Mallam Kyari ended 2020 on a high in the gas sector with the commissioning of the Oredo Integrated Gas Handling Facility in Ologbo, Edo State. The facility is already helping to bridge the gap in local production of Liquefied Petroleum Gas (cooking gas) and providing more gas for power generation in the country.
These and other feats would not have been achieved without transparency and accountability. In fact, in the past one and half years, Mallam Kyari has transformed NNPC from a corporation, noted for opacity into one that has embraced transparency, through the publication of the corporation’s Monthly Financial and Operations Report (MFOR).
Specifically, Mallam Kyari took the transparency drive a notch higher by publishing the Corporation’s 2018 Audited Financial Statement in July last year. It was the first in the history of the Corporation that its Audited Financial Statement was made available to the public.

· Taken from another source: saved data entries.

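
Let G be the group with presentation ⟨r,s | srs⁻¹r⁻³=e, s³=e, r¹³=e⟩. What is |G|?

Enumerate words in the generators, reducing via the relations: the distinct elements are
  {e, r, s, rs, r², r³, r⁴, r⁵, r⁶, r⁷, r⁸, r⁹, s², rs², r²s, r³s, r¹², r¹¹, r¹⁰, r⁴s, r⁵s, r⁶s, r⁷s, r⁸s, r⁹s, r²s², r³s², r¹²s, r¹¹s, r¹⁰s, r⁴s², r⁵s², r⁶s², r⁷s², r⁸s², r⁹s², r¹²s², r¹¹s², r¹⁰s²}.
No further products give new elements, so |G| = 39.

Answer: 39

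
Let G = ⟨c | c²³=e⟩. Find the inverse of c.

The order of c is 23 (smallest k with cᵏ = e), so c⁻¹ = c²² = c²².
Check: c · (c²²) → c · c²² = e, giving e as required.

Answer: c²²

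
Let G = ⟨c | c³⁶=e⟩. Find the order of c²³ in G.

Compute successive powers until reaching e:
  (c²³)¹ = c²³, (c²³)² = c¹⁰, (c²³)³ = c³³, (c²³)⁴ = c²⁰, (c²³)⁵ = c⁷, (c²³)⁶ = c³⁰, (c²³)⁷ = c¹⁷, (c²³)⁸ = c⁴, (c²³)⁹ = c²⁷, (c²³)¹⁰ = c¹⁴, (c²³)¹¹ = c, (c²³)¹² = c²⁴, (c²³)¹³ = c¹¹, (c²³)¹⁴ = c³⁴, (c²³)¹⁵ = c²¹, (c²³)¹⁶ = c⁸, (c²³)¹⁷ = c³¹, (c²³)¹⁸ = c¹⁸, (c²³)¹⁹ = c⁵, (c²³)²⁰ = c²⁸, (c²³)²¹ = c¹⁵, (c²³)²² = c², (c²³)²³ = c²⁵, (c²³)²⁴ = c¹², (c²³)²⁵ = c³⁵, (c²³)²⁶ = c²², (c²³)²⁷ = c⁹, (c²³)²⁸ = c³², (c²³)²⁹ = c¹⁹, (c²³)³⁰ = c⁶, (c²³)³¹ = c²⁹, (c²³)³² = c¹⁶, (c²³)³³ = c³, (c²³)³⁴ = c²⁶, (c²³)³⁵ = c¹³, (c²³)³⁶ = e.
The smallest positive k with (c²³)ᵏ = e is 36.

Answer: 36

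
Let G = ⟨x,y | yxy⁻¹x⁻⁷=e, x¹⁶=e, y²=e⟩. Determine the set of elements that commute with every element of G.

An element z ∈ Z(G) iff z commutes with every generator.
For example x⁸ is central: (x⁸)·x = x⁹ = x·(x⁸); (x⁸)·y = x⁸y = y·(x⁸).
Whereas x ∉ Z(G) since x·y = xy ≠ x⁷y = y·x.
Checking each of the 32 elements this way gives Z(G) = {e, x⁸}, of order 2.

Answer: {e, x⁸}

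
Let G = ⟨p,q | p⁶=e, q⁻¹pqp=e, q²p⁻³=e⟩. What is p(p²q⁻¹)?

Compute p · (p²q⁻¹) by multiplying left to right and reducing via the relations at each step:
  p · p² = p³
  (p³) · q⁻¹ = q

Answer: q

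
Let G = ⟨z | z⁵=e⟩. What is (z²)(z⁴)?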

He followed that up with the publication of the 2019 Audited Financial Statement in October. One significant feature of the 2019 AFS was the 97.8 per cent reduction in losses which was largely attributable to the transparency drive.
Also, another bold step in Mallam Kyari’s transparency drive was the launch of the Open Data portal on the NNPC website where such information as staff strength and asset base is published. He topped that up with having the Corporation listed as an Extractive Industry Transparency Initiative (EITI) Partner Company, joining a group of over 65 extractive companies, state-owned enterprises, commodity traders, financial institutions and industry partners who commit to observing the EITI principles by promoting transparency in all facets of their operations and transactions.
As he pointed out at a recent engagement with selected newsmen, “there is little or no information you want about our operations that is not already in the public domain. I can say that we have kept our word as far as transparency and accountability are concerned.”
Going by the way Kyari has driven his Transparency, Accountability, and Performance Excellence (TAPE) agenda, it is with high expectations that Nigerians rise to celebrate him as the face of a new NNPC poised to deliver on its promise of touching lives in more meaningful ways.